According to Bloomberg BusinessWeek, the online-storage startup wants to raise $250 million over “the next few weeks” in exchange for a relatively small stake, arguing that its 200 million users (and 4 million commercial clients) makes it a growing IT juggernaut. The company already managed to raise $257 million in venture funding over the past five years.
Dropbox plans on using that money to grow the corporate side of its business—which means not only building new software (and hiring the necessary engineers and developers to do so), but also creating a sales team that can market the resulting products to enterprises with quite a number of online-storage alternatives to choose from. In addition to startups such as Box, various IT giants (most notably Google and Amazon) maintain IT infrastructure and tools for storing user data.
In a bid to preserve its relevance in an increasingly crowded market, Dropbox made some big moves this year. In March it acquired Mailbox, makers of a popular app for managing email, for an undisclosed sum; at the time, Mailbox’s service capacity had grown by 2000 percent since launching in February, and it was delivering more than 60 million emails per day. Dropbox also released APIs that allowed developers’ apps to work with the service as if it were a local file-system on a device, a good way to increase the platform’s reach into the mobile arena.
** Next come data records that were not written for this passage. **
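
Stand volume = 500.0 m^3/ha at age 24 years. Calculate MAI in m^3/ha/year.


Formula: MAI = Total Volume / Stand Age
MAI = 500.0 m^3/ha / 24 years
MAI = 20.83 m^3/ha/year

20.83


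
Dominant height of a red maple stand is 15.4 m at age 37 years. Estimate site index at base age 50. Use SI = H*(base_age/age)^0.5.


Formula: SI = H_dom * (base_age / age)^0.5
Age ratio = 50 / 37 = 1.35135
sqrt(age_ratio) = 1.16248
SI = 15.4 * 1.16248 = 17.9 m

17.9


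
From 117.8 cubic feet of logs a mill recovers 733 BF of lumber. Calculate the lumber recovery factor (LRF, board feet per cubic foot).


Formula: LRF = Lumber Output (BF) / Log Input (ft^3)
LRF = 733 BF / 117.8 ft^3
LRF = 6.22 BF/ft^3

6.22


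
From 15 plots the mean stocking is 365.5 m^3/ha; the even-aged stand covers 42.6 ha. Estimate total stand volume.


Formula: Total Volume = Mean Volume per ha * Total Area
Total Volume = 365.5 m^3/ha * 42.6 ha
Total Volume = 15570 m^3

15570


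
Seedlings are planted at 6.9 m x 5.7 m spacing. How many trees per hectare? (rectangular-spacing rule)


Formula: TPH = 10000 m^2/ha / (spacing_x * spacing_y)
Area per tree = 6.9 m * 5.7 m = 39.33 m^2
TPH = 10000 / 39.33 = 254 trees/ha

254


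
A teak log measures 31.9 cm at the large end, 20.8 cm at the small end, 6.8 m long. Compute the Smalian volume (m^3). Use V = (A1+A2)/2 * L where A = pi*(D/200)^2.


Smalian: V = (A1 + A2)/2 * L,  A = pi*(D/200)^2
A1 = pi*(31.9/200)^2 = 0.079923 m^2
A2 = pi*(20.8/200)^2 = 0.033979 m^2
V = (0.079923+0.033979)/2*6.8 = 0.3873 m^3

0.3873


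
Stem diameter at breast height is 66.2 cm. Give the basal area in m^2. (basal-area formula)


Formula: BA = pi * (DBH/2)^2 / 10000  (cm^2 to m^2)
Radius = DBH/2 = 66.2/2 = 33.1 cm
BA = pi * 33.1^2 / 10000
   = 3441.9603 cm^2 / 10000
   = 0.3442 m^2

0.3442


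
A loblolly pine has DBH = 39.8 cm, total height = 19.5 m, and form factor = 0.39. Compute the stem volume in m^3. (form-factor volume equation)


Formula: V = pi * (DBH/200)^2 * H * ff
Radius = DBH/200 = 39.8/200 = 0.199 m
Radius^2 = 0.199^2 = 0.039601 m^2
V = pi * 0.039601 * 19.5 * 0.39
V = 0.946 m^3

0.946


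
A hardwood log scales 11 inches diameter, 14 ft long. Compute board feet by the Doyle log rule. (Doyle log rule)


Doyle: BF = (D - 4)^2 * L / 16
Adjusted diameter = 11 - 4 = 7 in
(D-4)^2 = 7^2 = 49
BF = 49 * 14 / 16 = 43 BF

43


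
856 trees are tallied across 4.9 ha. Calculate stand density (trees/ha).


Formula: Stand Density = N_trees / Area_ha
Density = 856 trees / 4.9 ha
Density = 175 trees/ha

175


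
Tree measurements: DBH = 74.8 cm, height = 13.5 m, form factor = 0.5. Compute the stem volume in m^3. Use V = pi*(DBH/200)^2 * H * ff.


Formula: V = pi * (DBH/200)^2 * H * ff
Radius = DBH/200 = 74.8/200 = 0.374 m
Radius^2 = 0.374^2 = 0.139876 m^2
V = pi * 0.139876 * 13.5 * 0.5
V = 2.966 m^3

2.966


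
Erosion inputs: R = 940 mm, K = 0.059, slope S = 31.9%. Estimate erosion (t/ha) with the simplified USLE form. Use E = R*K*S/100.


Formula: E = R * K * S / 100  (simplified USLE)
R * K = 940 * 0.059 = 55.46
E = 55.46 * 31.9 / 100 = 17.69 t/ha

17.69


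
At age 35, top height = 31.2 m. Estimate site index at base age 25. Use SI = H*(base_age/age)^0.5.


Formula: SI = H_dom * (base_age / age)^0.5
Age ratio = 25 / 35 = 0.71429
sqrt(age_ratio) = 0.84515
SI = 31.2 * 0.84515 = 26.4 m

26.4


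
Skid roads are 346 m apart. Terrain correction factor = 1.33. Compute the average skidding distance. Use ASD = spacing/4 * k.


Formula: ASD = (spacing / 4) * correction
Uncorrected distance = spacing / 4 = 346 / 4 = 86.5 m
ASD = 86.5 * 1.33 = 115 m

115


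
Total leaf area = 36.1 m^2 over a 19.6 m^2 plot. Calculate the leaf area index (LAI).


Formula: LAI = total leaf area / ground area  (dimensionless)
LAI = 36.1 m^2 / 19.6 m^2
LAI = 1.84

1.84


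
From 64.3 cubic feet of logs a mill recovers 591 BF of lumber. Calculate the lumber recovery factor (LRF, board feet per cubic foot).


Formula: LRF = Lumber Output (BF) / Log Input (ft^3)
LRF = 591 BF / 64.3 ft^3
LRF = 9.19 BF/ft^3

9.19


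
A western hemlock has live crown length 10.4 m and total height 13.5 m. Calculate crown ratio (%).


Formula: Crown Ratio = (Crown Length / Total Height) * 100
CR = (10.4 m / 13.5 m) * 100
CR = 0.7704 * 100 = 77.0%

77.0


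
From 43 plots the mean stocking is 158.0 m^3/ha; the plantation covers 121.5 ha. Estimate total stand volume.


Formula: Total Volume = Mean Volume per ha * Total Area
Total Volume = 158.0 m^3/ha * 121.5 ha
Total Volume = 19197 m^3

19197


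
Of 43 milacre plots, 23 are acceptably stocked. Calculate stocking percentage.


Formula: Stocking % = stocked plots / total plots * 100
Stocking = 23 / 43 * 100
Stocking = 0.5349 * 100 = 53.5%

53.5


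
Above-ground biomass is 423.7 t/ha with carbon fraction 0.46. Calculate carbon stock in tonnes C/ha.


Formula: Carbon Stock = Biomass * Carbon Fraction
C = 423.7 t/ha * 0.46
C = 194.9 t C/ha

194.9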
But Dropbox may need to work to convince some businesses that its cloud platform is truly secure. The company began taking heightened security measures in mid-2012, following a security breach that flooded users’ email addresses linked to Dropbox accounts. “Our investigation found that usernames and passwords recently stolen from other Websites were used to sign in to a small number of Dropbox accounts,” read a July 31 posting on The Dropbox Blog. “A stolen password was also used to access an employee Dropbox account containing a project document with user email addresses.” Within a few weeks, Dropbox had introduced two-factor authentication.
So while Dropbox has a sizable user base, it also faces some stringent requirements—and a whole lot of competition—if it wants to become more of a player in the business arena. It could take a whole lot of work to justify that $8 billion valuation.